The safety and retrievability of ISDs must be assured before clinical usage. In this study, one rat in the double-disk group died due to gastric perforation. In addition, granulation tissue formation occurred in all animals in both ISD groups. These results were most likely attributed to the traumatic tips of the disk part and the bare design of the ISD. Therefore, the disk part of the ISD should be redesigned to make the tips less traumatic, and the ISD should be fully covered. The retrievability of the ISD would also improve as a result of the covering membrane, but at the cost of increasing the risk of device migration. Park et al. [13] showed that a fully covered ISD without barbs, a fully covered ISD with barbs, and an uncovered ISD with barbs presented device migration rates of 100%, 100%, and 67%, respectively, despite endoscopic clipping. Surgical fixation by means of open or laparoscopic sutures could prevent device migration but would increase the invasiveness of the procedure. Alternatively, less invasive options, such as endoscopic and gastropexy sutures, could be used to prevent device migration [14, 15]. However, these methods would affect the retrievability of the ISD, and therefore, biodegradable ISDs may be preferred over fully covered ISDs.

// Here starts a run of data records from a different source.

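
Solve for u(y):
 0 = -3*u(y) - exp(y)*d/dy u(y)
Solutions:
 u(y) = C1*exp(3*exp(-y))


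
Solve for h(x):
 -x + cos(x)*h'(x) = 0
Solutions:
 h(x) = C1 + Integral(x/cos(x), x)


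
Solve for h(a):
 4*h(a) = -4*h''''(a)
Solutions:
 h(a) = (C1*sin(sqrt(2)*a/2) + C2*cos(sqrt(2)*a/2))*exp(-sqrt(2)*a/2) + (C3*sin(sqrt(2)*a/2) + C4*cos(sqrt(2)*a/2))*exp(sqrt(2)*a/2)


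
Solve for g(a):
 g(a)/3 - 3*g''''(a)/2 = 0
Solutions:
 g(a) = C1*exp(-2^(1/4)*sqrt(3)*a/3) + C2*exp(2^(1/4)*sqrt(3)*a/3) + C3*sin(2^(1/4)*sqrt(3)*a/3) + C4*cos(2^(1/4)*sqrt(3)*a/3)


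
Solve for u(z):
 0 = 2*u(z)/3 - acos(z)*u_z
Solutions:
 u(z) = C1*exp(2*Integral(1/acos(z), z)/3)


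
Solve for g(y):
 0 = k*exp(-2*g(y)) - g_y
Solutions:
 g(y) = log(-sqrt(C1 + 2*k*y))
 g(y) = log(C1 + 2*k*y)/2


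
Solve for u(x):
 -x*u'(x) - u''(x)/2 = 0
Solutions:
 u(x) = C1 + C2*erf(x)


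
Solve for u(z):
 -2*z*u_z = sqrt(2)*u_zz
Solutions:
 u(z) = C1 + C2*erf(2^(3/4)*z/2)


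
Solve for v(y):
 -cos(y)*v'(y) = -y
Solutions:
 v(y) = C1 + Integral(y/cos(y), y)


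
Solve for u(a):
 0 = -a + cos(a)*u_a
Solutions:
 u(a) = C1 + Integral(a/cos(a), a)


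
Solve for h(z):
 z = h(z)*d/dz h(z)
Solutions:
 h(z) = -sqrt(C1 + z^2)
 h(z) = sqrt(C1 + z^2)


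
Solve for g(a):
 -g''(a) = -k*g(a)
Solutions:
 g(a) = C1*exp(-a*sqrt(k)) + C2*exp(a*sqrt(k))


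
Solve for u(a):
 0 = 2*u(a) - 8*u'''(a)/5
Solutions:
 u(a) = C3*exp(10^(1/3)*a/2) + (C1*sin(10^(1/3)*sqrt(3)*a/4) + C2*cos(10^(1/3)*sqrt(3)*a/4))*exp(-10^(1/3)*a/4)


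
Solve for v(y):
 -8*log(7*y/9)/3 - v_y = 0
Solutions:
 v(y) = C1 - 8*y*log(y)/3 - 8*y*log(7)/3 + 8*y/3 + 16*y*log(3)/3


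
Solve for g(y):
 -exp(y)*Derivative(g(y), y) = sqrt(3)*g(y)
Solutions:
 g(y) = C1*exp(sqrt(3)*exp(-y))


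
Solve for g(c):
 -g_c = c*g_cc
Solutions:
 g(c) = C1 + C2*log(c)


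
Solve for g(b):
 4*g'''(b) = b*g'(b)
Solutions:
 g(b) = C1 + Integral(C2*airyai(2^(1/3)*b/2) + C3*airybi(2^(1/3)*b/2), b)


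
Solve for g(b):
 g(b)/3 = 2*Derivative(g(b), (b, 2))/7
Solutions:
 g(b) = C1*exp(-sqrt(42)*b/6) + C2*exp(sqrt(42)*b/6)


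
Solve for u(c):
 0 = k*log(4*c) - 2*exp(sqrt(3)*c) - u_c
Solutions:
 u(c) = C1 + c*k*log(c) + c*k*(-1 + 2*log(2)) - 2*sqrt(3)*exp(sqrt(3)*c)/3


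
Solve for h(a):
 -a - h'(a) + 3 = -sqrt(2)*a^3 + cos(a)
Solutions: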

Bariatric surgery was initially believed to induce weight loss by mechanical restriction and malabsorption, but it is now evident that physiological alterations in hormone regulation, gut neuroendocrine signaling, gastrointestinal motility, and autonomic nervous system signaling also play an important role [16,17,18]. In this study, the animals in the ISD groups had significantly reduced food intake; the causes of this may include the following: (i) stimulation of the vagal afferent receptors and the vagus nerve distributed around the cardia; (ii) suppression of ghrelin secretion; and (iii) pain caused by continuous pressure applied to the gastric cardia. Given that no animals in the ISD groups showed any signs of pain (e.g., arched back posture or dysphoria), it is unlikely that food intake decreased due to pain only. Ghrelin has been recognized as the only hormone that potently stimulates appetite [19,20,21]. Although we found no significant change in fasting serum ghrelin from baseline in the ISD groups, it remains unclear whether ISD affected ghrelin secretion because ghrelin levels were based on several single time points rather than time course data. Further studies (e.g., vagal activity assessment, time course serum ghrelin, and 24-h metabolic measurement) are necessary for elucidating the mechanisms by which ISDs work (e.g., vagal- or ghrelin-mediated satiety or hunger).

This study has several limitations to note. First, growing rats were used instead of obese rats, but it is much more difficult to suppress body weight gain in growing rats than in obese rats. Second, the follow-up period was limited to 4 weeks. Third, other hormones involved in energy homeostasis, such as gastrin, glucagon-like peptide-1, peptide YY, and leptin, were not assessed [22, 23]. Fourth, a meal test or a 24-h metabolic measurement was not performed. Finally, the effects of the ISD on the gastric neuro-feedback system and motility were not evaluated.

In conclusion, the ISD reduced food intake and suppressed body weight gain in a rodent model. In addition, the degree of pressure applied to the gastric cardia by the ISD was correlated with its effect on food intake and weight loss. Further studies are warranted to confirm the results of this study in obese rats and elucidate the mechanisms by which ISDs work.